In a related effort, Rockefeller Philanthropy Advisors recently created SkillsFWD, which hopes to seed equitable skills-based hiring systems by tapping LERs. The funder collaborative plans to award eight grants of up to $1.5M each to teams that work to solve LER adoption challenges.
The ecosystem map originated with the response to a report last year from the Digital Credentials Consortium, which found a big gap between the potential for skills-based digital credentials and their adoption by employers.
Walmart was interested in bringing together a group of influential, neutral stakeholders to create a shared view of what’s possible and necessary with LERs, says Sean Murphy, a director with the Walmart Foundation.
“If you could have that group agree to a vision,” he says, “that’s a major movement.”
The resulting high-level view could evolve, says Murphy. And the coalition is looking for feedback. But the goal now is for the various groups and others to take the framing from the map and use it within their organizations and the members they represent. “Let’s drill down deeper,” Murphy says.

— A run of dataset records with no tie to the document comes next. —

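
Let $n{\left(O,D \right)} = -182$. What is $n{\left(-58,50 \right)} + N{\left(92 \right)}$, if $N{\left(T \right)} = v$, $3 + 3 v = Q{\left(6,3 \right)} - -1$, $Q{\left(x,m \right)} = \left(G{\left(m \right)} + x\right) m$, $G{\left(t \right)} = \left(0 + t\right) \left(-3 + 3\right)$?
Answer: $- \frac{530}{3} \approx -176.67$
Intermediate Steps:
$G{\left(t \right)} = 0$ ($G{\left(t \right)} = t 0 = 0$)
$Q{\left(x,m \right)} = m x$ ($Q{\left(x,m \right)} = \left(0 + x\right) m = x m = m x$)
$v = \frac{16}{3}$ ($v = -1 + \frac{3 \cdot 6 - -1}{3} = -1 + \frac{18 + 1}{3} = -1 + \frac{1}{3} \cdot 19 = -1 + \frac{19}{3} = \frac{16}{3} \approx 5.3333$)
$N{\left(T \right)} = \frac{16}{3}$
$n{\left(-58,50 \right)} + N{\left(92 \right)} = -182 + \frac{16}{3} = - \frac{530}{3}$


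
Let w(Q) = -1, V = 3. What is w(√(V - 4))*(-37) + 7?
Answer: 44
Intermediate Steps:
w(√(V - 4))*(-37) + 7 = -1*(-37) + 7 = 37 + 7 = 44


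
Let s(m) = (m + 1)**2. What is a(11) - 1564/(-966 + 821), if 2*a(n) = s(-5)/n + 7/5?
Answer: 38961/3190 ≈ 12.213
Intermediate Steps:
s(m) = (1 + m)**2
a(n) = 7/10 + 8/n (a(n) = ((1 - 5)**2/n + 7/5)/2 = ((-4)**2/n + 7*(1/5))/2 = (16/n + 7/5)/2 = (7/5 + 16/n)/2 = 7/10 + 8/n)
a(11) - 1564/(-966 + 821) = (7/10 + 8/11) - 1564/(-966 + 821) = (7/10 + 8*(1/11)) - 1564/(-145) = (7/10 + 8/11) - 1564*(-1/145) = 157/110 + 1564/145 = 38961/3190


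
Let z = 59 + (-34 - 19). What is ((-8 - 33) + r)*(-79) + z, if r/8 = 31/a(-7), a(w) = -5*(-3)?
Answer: 29083/15 ≈ 1938.9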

The Higher Learning Commission, an institutional accrediting agency, seeks to “help bring clarity to the chaos caused by the tidal wave of credentials available to learners.” HLC’s new Credential Lab will develop an assurance structure for college and learners to know the quality of external content providers in the alternative credential space. Melanie Booth, a former vice president with NC-SARA, will be the lab’s executive director.

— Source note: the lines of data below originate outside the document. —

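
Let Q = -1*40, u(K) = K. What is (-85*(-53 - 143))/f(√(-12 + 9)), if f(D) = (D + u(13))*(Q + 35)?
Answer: -10829/43 + 833*I*√3/43 ≈ -251.84 + 33.553*I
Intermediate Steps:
Q = -40
f(D) = -65 - 5*D (f(D) = (D + 13)*(-40 + 35) = (13 + D)*(-5) = -65 - 5*D)
(-85*(-53 - 143))/f(√(-12 + 9)) = (-85*(-53 - 143))/(-65 - 5*√(-12 + 9)) = (-85*(-196))/(-65 - 5*I*√3) = 16660/(-65 - 5*I*√3)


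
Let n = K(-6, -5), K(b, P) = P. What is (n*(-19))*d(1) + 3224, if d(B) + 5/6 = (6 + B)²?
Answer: 46799/6 ≈ 7799.8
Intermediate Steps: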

Montana announced a project to bring colleges, employers, learners, and local organizations together to design skills-focused educational pathways. Education Design Lab will work with the state’s two-year colleges and the Office of the Commissioner of Higher Education to create 12 to 20 micro-pathways of stackable credentials that can be completed in less than a year and that lead to an associate degree or employment in a high-demand field.
IBM has committed to train 2M learners in AI by 2027, with a focus on underrepresented communities. The company is expanding its AI education collaborations with universities globally while introducing new generative AI coursework through its IBM SkillsBuild, a free course and credential platform. In addition to content on prompt writing and machine learning, IBM is adding AI-enhanced supports to the platform, including chat bot improvements.

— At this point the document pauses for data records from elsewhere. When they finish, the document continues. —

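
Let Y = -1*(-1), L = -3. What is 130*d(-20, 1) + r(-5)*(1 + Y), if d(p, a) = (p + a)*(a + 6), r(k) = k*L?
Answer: -17260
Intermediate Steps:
r(k) = -3*k (r(k) = k*(-3) = -3*k)
d(p, a) = (6 + a)*(a + p) (d(p, a) = (a + p)*(6 + a) = (6 + a)*(a + p))
Y = 1
130*d(-20, 1) + r(-5)*(1 + Y) = 130*(1² + 6*1 + 6*(-20) + 1*(-20)) + (-3*(-5))*(1 + 1) = 130*(1 + 6 - 120 - 20) + 15*2 = 130*(-133) + 30 = -17290 + 30 = -17260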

The Tech Hubs Program within the CHIPS and Science Act is a major opportunity to provide equitable access to industry for underserved communities and economic growth for the country at large, according to a report from the Center for American Progress. The report’s authors call for the Tech Hubs to incorporate minority-serving institutions and community colleges to help increase diversity in the technology and manufacturing workforce.
The most important factor for student success in gateway math courses at community colleges is not high school preparation or socioeconomic background but who teaches the class, according to a new study from Education Equity Solutions. The researchers analyzed data from roughly 23K students at four California community colleges, finding that instructors were by far the greatest predictor of whether students passed the course.
New America is rolling out a new program on the future of work and innovation policy at a virtual event on Oct. 6, which will feature speakers from the U.S. Departments of Commerce and Labor and the National Science Foundation. The discussion will cover workforce development in emerging technology sectors, how the CHIPS Act is creating new opportunities, and what investments are needed for an inclusive innovation economy.